René Gerres: Auf jeden Fall. Wir schätzen Herrn Darenberg für ­seine Präzision und das Bewusstsein für richtig gute Handwerksarbeit. Es war ihm, wie auch uns, eine Herzensangelegenheit, diese tolle Gestaltung vollumfänglich und absolut hochwertig umzusetzen.

EinBLICKe: Kam auch der Farbentwurf aus seiner Feder?

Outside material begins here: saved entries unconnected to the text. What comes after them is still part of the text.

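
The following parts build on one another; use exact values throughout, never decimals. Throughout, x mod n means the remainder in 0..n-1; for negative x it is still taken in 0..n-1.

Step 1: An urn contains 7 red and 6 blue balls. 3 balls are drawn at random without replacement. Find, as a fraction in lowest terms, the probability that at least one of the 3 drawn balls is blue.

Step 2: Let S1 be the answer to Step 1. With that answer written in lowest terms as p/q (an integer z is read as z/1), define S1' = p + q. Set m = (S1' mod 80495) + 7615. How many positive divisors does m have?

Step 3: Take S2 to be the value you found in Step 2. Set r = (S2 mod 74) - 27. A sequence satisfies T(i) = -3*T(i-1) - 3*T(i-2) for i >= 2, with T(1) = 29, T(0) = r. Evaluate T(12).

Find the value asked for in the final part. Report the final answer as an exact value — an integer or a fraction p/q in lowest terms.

Step 1: total draws C(13,3) = 286; complement C(7,3) = 35; favorable 286 - 35 = 251; P = 251/286; answer 251/286
Step 2: S1 = 251/286; threaded value p + q = 537; m = 8152; 8152 = 2^3 * 1019; number of divisors = (3+1) * (1+1) = 8; answer 8
Step 3: S2 = 8; r = -19; T(2) = -3*(29) - 3*(-19) = -30; iterating: T(2)=-30, T(3)=3, T(4)=81, T(5)=-252, T(6)=513, T(7)=-783, T(8)=810, T(9)=-81, T(10)=-2187, T(11)=6804, T(12)=-13851; answer -13851

-13851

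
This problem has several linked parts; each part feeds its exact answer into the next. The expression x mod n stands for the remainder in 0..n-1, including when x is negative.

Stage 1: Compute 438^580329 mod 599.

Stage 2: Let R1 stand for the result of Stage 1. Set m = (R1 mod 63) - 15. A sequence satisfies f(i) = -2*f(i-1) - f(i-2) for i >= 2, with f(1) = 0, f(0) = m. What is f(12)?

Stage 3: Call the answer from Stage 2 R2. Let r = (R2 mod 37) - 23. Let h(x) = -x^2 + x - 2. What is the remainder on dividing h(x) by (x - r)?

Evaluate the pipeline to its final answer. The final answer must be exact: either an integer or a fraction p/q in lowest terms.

-8

Stage 1: squarings mod 599: 438^1=438, 438^2=164, 438^4=540, 438^8=486, 438^16=190, 438^32=160, 438^64=442, 438^128=90, 438^256=313, 438^512=332, 438^1024=8, 438^2048=64, 438^4096=502, 438^8192=424, 438^16384=76, 438^32768=385, 438^65536=272, 438^131072=307, 438^262144=206, 438^524288=506; 438^580329 = 438^1 * 438^8 * 438^32 * 438^64 * 438^128 * 438^512 * 438^2048 * 438^4096 * 438^16384 * 438^32768 * 438^524288 = 583 (mod 599); answer 583
Stage 2: R1 = 583; m = 1; f(2) = -2*(0) - 1*(1) = -1; iterating: f(2)=-1, f(3)=2, f(4)=-3, f(5)=4, f(6)=-5, f(7)=6, f(8)=-7, f(9)=8, f(10)=-9, f(11)=10, f(12)=-11; answer -11
Stage 3: R2 = -11; r = 3; remainder = value at the root: -1*(3)^2 + 1*(3)^1 - 2 = (-9) + (3) + (-2) = -8; answer -8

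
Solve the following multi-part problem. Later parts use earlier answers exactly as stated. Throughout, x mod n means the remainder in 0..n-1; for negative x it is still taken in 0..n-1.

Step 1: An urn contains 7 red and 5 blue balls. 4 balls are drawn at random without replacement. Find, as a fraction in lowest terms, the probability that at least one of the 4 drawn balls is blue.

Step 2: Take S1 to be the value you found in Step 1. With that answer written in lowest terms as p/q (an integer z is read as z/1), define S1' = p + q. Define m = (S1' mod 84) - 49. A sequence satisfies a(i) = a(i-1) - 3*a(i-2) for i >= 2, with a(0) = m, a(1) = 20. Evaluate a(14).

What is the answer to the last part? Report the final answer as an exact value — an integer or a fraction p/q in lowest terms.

-68302

Step 1: total draws C(12,4) = 495; complement C(7,4) = 35; favorable 495 - 35 = 460; P = 92/99; answer 92/99
Step 2: S1 = 92/99; threaded value p + q = 191; m = -26; a(2) = 1*(20) - 3*(-26) = 98; iterating: a(2)=98, a(3)=38, a(4)=-256, a(5)=-370, a(6)=398, a(7)=1508, a(8)=314, a(9)=-4210, a(10)=-5152, a(11)=7478, a(12)=22934, a(13)=500, a(14)=-68302; answer -68302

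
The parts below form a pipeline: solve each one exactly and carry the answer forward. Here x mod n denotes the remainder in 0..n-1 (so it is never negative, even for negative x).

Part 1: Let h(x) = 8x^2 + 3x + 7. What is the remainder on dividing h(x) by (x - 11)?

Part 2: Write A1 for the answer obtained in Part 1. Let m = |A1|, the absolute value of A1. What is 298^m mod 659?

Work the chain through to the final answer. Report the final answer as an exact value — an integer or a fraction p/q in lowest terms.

232

Part 1: remainder = value at the root: 8*(11)^2 + 3*(11)^1 + 7 = (968) + (33) + (7) = 1008; answer 1008
Part 2: A1 = 1008; m = 1008; squarings mod 659: 298^1=298, 298^2=498, 298^4=220, 298^8=293, 298^16=179, 298^32=409, 298^64=554, 298^128=481, 298^256=52, 298^512=68; 298^1008 = 298^16 * 298^32 * 298^64 * 298^128 * 298^256 * 298^512 = 232 (mod 659); answer 232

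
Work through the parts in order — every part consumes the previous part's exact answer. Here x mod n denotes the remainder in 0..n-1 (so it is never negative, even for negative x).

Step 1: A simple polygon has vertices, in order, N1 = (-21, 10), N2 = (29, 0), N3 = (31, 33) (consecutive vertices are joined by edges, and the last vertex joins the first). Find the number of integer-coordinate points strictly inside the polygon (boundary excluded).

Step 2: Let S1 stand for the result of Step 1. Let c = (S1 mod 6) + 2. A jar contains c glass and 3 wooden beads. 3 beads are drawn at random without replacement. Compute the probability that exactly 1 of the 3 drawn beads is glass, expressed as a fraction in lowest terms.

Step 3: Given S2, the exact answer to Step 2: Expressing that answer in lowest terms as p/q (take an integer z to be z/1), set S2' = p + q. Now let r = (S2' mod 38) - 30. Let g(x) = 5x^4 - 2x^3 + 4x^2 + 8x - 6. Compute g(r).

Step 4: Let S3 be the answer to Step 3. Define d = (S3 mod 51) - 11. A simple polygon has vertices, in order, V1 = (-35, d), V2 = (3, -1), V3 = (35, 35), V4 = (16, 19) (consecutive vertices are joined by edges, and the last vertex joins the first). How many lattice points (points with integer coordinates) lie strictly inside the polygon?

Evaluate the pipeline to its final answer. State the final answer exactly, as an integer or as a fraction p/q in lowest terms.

Step 1: cross terms: (-21*0 - 29*10)=-290, (29*33 - 31*0)=957, (31*10 - -21*33)=1003; twice the area = |1670| = 1670; area = 835; boundary points = 10 + 1 + 1 = 12; strictly interior points = area - boundary/2 + 1 = 830; answer 830
Step 2: S1 = 830; c = 4; total draws C(7,3) = 35; favorable C(4,1)*C(3,2) = 12; P = 12/35; answer 12/35
Step 3: S2 = 12/35; threaded value p + q = 47; r = -21; 5*(-21)^4 - 2*(-21)^3 + 4*(-21)^2 + 8*(-21)^1 - 6 = (972405) + (18522) + (1764) + (-168) + (-6) = 992517; answer 992517
Step 4: S3 = 992517; d = -5; cross terms: (-35*-1 - 3*-5)=50, (3*35 - 35*-1)=140, (35*19 - 16*35)=105, (16*-5 - -35*19)=585; twice the area = |880| = 880; area = 440; boundary points = 2 + 4 + 1 + 3 = 10; strictly interior points = area - boundary/2 + 1 = 436; answer 436

436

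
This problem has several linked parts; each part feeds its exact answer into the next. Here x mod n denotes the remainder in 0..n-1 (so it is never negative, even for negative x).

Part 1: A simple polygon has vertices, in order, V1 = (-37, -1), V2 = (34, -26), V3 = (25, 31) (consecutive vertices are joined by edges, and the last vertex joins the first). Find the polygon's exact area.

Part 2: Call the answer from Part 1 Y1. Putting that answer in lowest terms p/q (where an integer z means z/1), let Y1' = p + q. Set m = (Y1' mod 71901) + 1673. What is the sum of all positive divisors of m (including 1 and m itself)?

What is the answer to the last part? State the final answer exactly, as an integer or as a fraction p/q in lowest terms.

5760

Part 1: cross terms: (-37*-26 - 34*-1)=996, (34*31 - 25*-26)=1704, (25*-1 - -37*31)=1122; twice the area = |3822| = 3822; area = 1911; answer 1911
Part 2: Y1 = 1911; threaded value p + q = 1912; m = 3585; 3585 = 3 * 5 * 239; sigma = (1 + 3) * (1 + 5) * (1 + 239) = 4 * 6 * 240 = 5760; answer 5760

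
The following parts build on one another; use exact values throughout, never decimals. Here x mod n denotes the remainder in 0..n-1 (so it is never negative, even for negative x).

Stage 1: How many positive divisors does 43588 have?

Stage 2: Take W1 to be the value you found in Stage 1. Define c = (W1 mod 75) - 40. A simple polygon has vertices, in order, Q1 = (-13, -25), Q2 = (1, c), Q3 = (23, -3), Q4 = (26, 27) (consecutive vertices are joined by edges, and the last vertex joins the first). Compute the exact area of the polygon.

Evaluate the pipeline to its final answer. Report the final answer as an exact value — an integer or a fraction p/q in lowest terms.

715

Stage 1: 43588 = 2^2 * 17 * 641; number of divisors = (2+1) * (1+1) * (1+1) = 12; answer 12
Stage 2: W1 = 12; c = -28; cross terms: (-13*-28 - 1*-25)=389, (1*-3 - 23*-28)=641, (23*27 - 26*-3)=699, (26*-25 - -13*27)=-299; twice the area = |1430| = 1430; area = 715; answer 715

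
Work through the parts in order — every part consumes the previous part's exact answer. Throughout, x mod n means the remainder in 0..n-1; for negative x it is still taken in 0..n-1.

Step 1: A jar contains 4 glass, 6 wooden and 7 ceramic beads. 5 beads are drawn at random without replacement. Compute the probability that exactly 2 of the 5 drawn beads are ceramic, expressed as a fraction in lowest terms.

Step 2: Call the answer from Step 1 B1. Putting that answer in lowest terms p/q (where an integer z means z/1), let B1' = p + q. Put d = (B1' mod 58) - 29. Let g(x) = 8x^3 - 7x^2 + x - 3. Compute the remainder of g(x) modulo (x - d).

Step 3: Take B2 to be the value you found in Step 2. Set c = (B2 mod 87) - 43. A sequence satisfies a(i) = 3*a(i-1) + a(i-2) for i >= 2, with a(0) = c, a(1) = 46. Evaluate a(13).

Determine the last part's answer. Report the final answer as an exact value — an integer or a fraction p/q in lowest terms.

Step 1: total draws C(17,5) = 6188; favorable C(7,2)*C(10,3) = 2520; P = 90/221; answer 90/221
Step 2: B1 = 90/221; threaded value p + q = 311; d = -8; remainder = value at the root: 8*(-8)^3 - 7*(-8)^2 + 1*(-8)^1 - 3 = (-4096) + (-448) + (-8) + (-3) = -4555; answer -4555
Step 3: B2 = -4555; c = 13; a(2) = 3*(46) + 1*(13) = 151; iterating: a(2)=151, a(3)=499, a(4)=1648, a(5)=5443, a(6)=17977, a(7)=59374, a(8)=196099, a(9)=647671, a(10)=2139112, a(11)=7065007, a(12)=23334133, a(13)=77067406; answer 77067406

77067406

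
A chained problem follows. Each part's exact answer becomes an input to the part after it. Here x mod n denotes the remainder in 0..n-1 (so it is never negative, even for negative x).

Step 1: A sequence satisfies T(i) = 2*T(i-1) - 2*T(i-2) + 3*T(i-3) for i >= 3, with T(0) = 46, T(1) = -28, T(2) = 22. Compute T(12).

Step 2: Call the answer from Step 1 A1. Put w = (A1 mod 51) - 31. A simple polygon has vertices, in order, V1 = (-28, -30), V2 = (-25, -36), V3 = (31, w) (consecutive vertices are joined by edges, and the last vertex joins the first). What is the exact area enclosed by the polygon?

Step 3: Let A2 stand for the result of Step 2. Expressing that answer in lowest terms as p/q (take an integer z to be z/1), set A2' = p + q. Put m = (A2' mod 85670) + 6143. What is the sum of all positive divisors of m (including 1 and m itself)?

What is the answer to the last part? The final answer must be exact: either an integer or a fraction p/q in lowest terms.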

René Gerres: Ja, das ist richtig. Daher war sein Input als Rückmeldung während der Ausführung für uns wichtig. Des Weiteren war natürlich auch die Produktqualität von entscheidender Bedeutung. Hier haben unsere Mitarbeiter mit Brillux ­Evocryl 200 gearbeitet. Da ist eine verschmutzungsunempfindliche Fassadenfarbe für hoch wetterbeständige und dauerhafte Fassadenanstriche für mineralischen Untergründe. Abgetönt wurde diese in den unterschiedlichen Farbtönen.

EinBLICKe: War dies das erste gemeinsame Projekt mit der Gemeinsamen Versorgungskasse für Pfarrer und Kirchenbeamte?

René Gerres: Nein, mit Herrn ­Darenberg und seinen Kolleginnen und Kollegen aus dem technischen Projektmanagement haben wir schon häufiger zusammengearbeitet. 

EinBLICKe: Und wo lagen neben der Fassadengestaltung die weiteren ­Herausforderungen?

René Gerres: Für uns ist aktuell natürlich immer die Materialsituation eine große Herausforderung. Zwar konnten wir auch hier in Dortmund wieder aufgrund unseres Baustellenmanagements ohne Materialprobleme in die Ausführung starten, allerdings gab es coronabedingt andere Verzögerungen. Eine Projektverschiebung von knapp zwei Monaten war die Folge. Glücklicherweise zog sich das Projekt nicht viel länger, da das für die Fassadenarbeiten schon schwieriger geworden wäre. Eine besondere Herausforderung bestand allerdings in Sachen Gerüstbau. Dieses musste in den Bereichen der Fassade, auf denen die Platten montiert wurden, ohne Verankerungen in der Fassade auskommen. Dies wurde durch ­unseren Partner, die ­Firma Kalan, aber wie gewohnt ­sicher und zuverlässig umgesetzt. 

EinBLICKe: Und wie zufrieden sind Sie mit Ihrem Team?

René Gerres: Unser Herr Krohn hat hier einen außerordentlich guten Job gemacht. Ihm zur Seite stand unser Auszubildender Mike Stump, der sicherlich viel gelernt hat. Bei so einem Projekt ist es besonders wichtig, von Beginn an möglichst genau zu arbeiten und diese Genauigkeit bis zur letzten Linie beizubehalten. Das haben beide wirklich klasse realisiert. 

EinBLICKe: Und wie ist Ihre persönliche Meinung zu dieser Fassadengestaltung?

René Gerres: Für mich als Maler- und Lackierermeister ist das schon ein Augenschmaus.

EinBLICKe: Herr Gerres, vielen Dank für das Gespräch.